Madhuca sandakanensis
- Conservation status: Vulnerable (IUCN 3.1)

Scientific classification
- Kingdom: Plantae
- Clade: Embryophytes
- Clade: Tracheophytes
- Clade: Angiosperms
- Clade: Eudicots
- Clade: Asterids
- Order: Ericales
- Family: Sapotaceae
- Genus: Madhuca
- Species: M. sandakanensis
- Binomial name: Madhuca sandakanensis P.Royen

= Madhuca sandakanensis =

- Genus: Madhuca
- Species: sandakanensis
- Authority: P.Royen
- Conservation status: VU

Species of tree

Madhuca sandakanensis is a tree in the family Sapotaceae. It is named for Sandakan in Borneo.

==Description==
Madhuca sandakanensis grows up to 17 m tall, with a trunk diameter of up to 20 cm. The twigs are pale yellowish green. Inflorescences bear up to five flowers.
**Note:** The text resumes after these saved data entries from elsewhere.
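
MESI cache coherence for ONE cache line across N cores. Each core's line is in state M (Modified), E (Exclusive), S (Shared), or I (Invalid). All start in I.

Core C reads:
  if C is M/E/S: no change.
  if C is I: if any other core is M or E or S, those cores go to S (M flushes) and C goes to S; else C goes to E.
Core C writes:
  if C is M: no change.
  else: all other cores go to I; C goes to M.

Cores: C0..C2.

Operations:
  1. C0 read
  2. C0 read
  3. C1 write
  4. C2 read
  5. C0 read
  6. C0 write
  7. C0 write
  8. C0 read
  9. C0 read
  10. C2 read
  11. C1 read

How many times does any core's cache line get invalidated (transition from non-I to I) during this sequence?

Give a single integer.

Op 1: C0 read [C0 read from I: no other sharers -> C0=E (exclusive)] -> [E,I,I] (invalidations this op: 0; running total: 0)
Op 2: C0 read [C0 read: already in E, no change] -> [E,I,I] (invalidations this op: 0; running total: 0)
Op 3: C1 write [C1 write: invalidate ['C0=E'] -> C1=M] -> [I,M,I] (invalidations this op: 1; running total: 1)
Op 4: C2 read [C2 read from I: others=['C1=M'] -> C2=S, others downsized to S] -> [I,S,S] (invalidations this op: 0; running total: 1)
Op 5: C0 read [C0 read from I: others=['C1=S', 'C2=S'] -> C0=S, others downsized to S] -> [S,S,S] (invalidations this op: 0; running total: 1)
Op 6: C0 write [C0 write: invalidate ['C1=S', 'C2=S'] -> C0=M] -> [M,I,I] (invalidations this op: 2; running total: 3)
Op 7: C0 write [C0 write: already M (modified), no change] -> [M,I,I] (invalidations this op: 0; running total: 3)
Op 8: C0 read [C0 read: already in M, no change] -> [M,I,I] (invalidations this op: 0; running total: 3)
Op 9: C0 read [C0 read: already in M, no change] -> [M,I,I] (invalidations this op: 0; running total: 3)
Op 10: C2 read [C2 read from I: others=['C0=M'] -> C2=S, others downsized to S] -> [S,I,S] (invalidations this op: 0; running total: 3)
Op 11: C1 read [C1 read from I: others=['C0=S', 'C2=S'] -> C1=S, others downsized to S] -> [S,S,S] (invalidations this op: 0; running total: 3)

Answer: 3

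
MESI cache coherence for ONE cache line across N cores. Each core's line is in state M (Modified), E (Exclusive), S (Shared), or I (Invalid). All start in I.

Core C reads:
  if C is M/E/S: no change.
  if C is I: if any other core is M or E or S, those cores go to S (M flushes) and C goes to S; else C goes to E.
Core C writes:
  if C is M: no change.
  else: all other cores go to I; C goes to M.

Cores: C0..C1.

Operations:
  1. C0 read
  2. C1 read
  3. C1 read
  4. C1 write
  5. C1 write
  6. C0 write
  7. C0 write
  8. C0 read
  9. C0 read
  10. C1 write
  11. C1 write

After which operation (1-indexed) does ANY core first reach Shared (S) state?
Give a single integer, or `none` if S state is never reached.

Answer: 2

Derivation:
Op 1: C0 read [C0 read from I: no other sharers -> C0=E (exclusive)] -> [E,I]
Op 2: C1 read [C1 read from I: others=['C0=E'] -> C1=S, others downsized to S] -> [S,S]
  -> First S state at op 2; remaining ops need not be traced.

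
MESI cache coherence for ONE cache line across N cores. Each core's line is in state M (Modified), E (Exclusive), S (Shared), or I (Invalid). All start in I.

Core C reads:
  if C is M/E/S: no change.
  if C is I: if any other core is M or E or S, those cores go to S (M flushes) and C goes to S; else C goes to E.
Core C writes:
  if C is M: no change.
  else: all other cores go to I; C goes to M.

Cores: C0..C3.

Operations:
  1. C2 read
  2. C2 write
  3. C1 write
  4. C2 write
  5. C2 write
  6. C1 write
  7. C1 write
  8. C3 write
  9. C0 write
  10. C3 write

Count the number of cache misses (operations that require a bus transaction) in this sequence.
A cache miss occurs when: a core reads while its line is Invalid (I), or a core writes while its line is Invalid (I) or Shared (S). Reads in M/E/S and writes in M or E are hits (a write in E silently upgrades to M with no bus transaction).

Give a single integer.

Op 1: C2 read [C2 read from I: no other sharers -> C2=E (exclusive)] -> [I,I,E,I] [MISS #1: read from I]
Op 2: C2 write [C2 write: invalidate none -> C2=M] -> [I,I,M,I] [hit: write from E is a silent E->M upgrade, no bus transaction]
Op 3: C1 write [C1 write: invalidate ['C2=M'] -> C1=M] -> [I,M,I,I] [MISS #2: write from I]
Op 4: C2 write [C2 write: invalidate ['C1=M'] -> C2=M] -> [I,I,M,I] [MISS #3: write from I]
Op 5: C2 write [C2 write: already M (modified), no change] -> [I,I,M,I] [hit: write from M]
Op 6: C1 write [C1 write: invalidate ['C2=M'] -> C1=M] -> [I,M,I,I] [MISS #4: write from I]
Op 7: C1 write [C1 write: already M (modified), no change] -> [I,M,I,I] [hit: write from M]
Op 8: C3 write [C3 write: invalidate ['C1=M'] -> C3=M] -> [I,I,I,M] [MISS #5: write from I]
Op 9: C0 write [C0 write: invalidate ['C3=M'] -> C0=M] -> [M,I,I,I] [MISS #6: write from I]
Op 10: C3 write [C3 write: invalidate ['C0=M'] -> C3=M] -> [I,I,I,M] [MISS #7: write from I]

Answer: 7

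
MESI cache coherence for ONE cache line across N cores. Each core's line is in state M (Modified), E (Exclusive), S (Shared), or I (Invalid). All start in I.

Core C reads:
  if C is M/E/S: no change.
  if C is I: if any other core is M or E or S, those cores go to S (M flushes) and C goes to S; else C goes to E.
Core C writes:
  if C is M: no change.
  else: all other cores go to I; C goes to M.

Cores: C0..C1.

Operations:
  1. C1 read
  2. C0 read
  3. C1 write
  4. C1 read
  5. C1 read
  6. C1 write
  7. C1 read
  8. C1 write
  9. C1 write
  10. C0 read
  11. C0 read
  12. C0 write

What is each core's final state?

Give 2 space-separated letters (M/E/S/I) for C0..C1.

Answer: M I

Derivation:
Op 1: C1 read [C1 read from I: no other sharers -> C1=E (exclusive)] -> [I,E]
Op 2: C0 read [C0 read from I: others=['C1=E'] -> C0=S, others downsized to S] -> [S,S]
Op 3: C1 write [C1 write: invalidate ['C0=S'] -> C1=M] -> [I,M]
Op 4: C1 read [C1 read: already in M, no change] -> [I,M]
Op 5: C1 read [C1 read: already in M, no change] -> [I,M]
Op 6: C1 write [C1 write: already M (modified), no change] -> [I,M]
Op 7: C1 read [C1 read: already in M, no change] -> [I,M]
Op 8: C1 write [C1 write: already M (modified), no change] -> [I,M]
Op 9: C1 write [C1 write: already M (modified), no change] -> [I,M]
Op 10: C0 read [C0 read from I: others=['C1=M'] -> C0=S, others downsized to S] -> [S,S]
Op 11: C0 read [C0 read: already in S, no change] -> [S,S]
Op 12: C0 write [C0 write: invalidate ['C1=S'] -> C0=M] -> [M,I]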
==Distribution and habitat==
Madhuca sandakanensis is endemic to Borneo. Its habitat is mixed dipterocarp forest from 30–550 m altitude.

==Conservation==
Madhuca sandakanensis has been assessed as vulnerable on the IUCN Red List. The species is threatened by logging and conversion of land for palm oil plantations.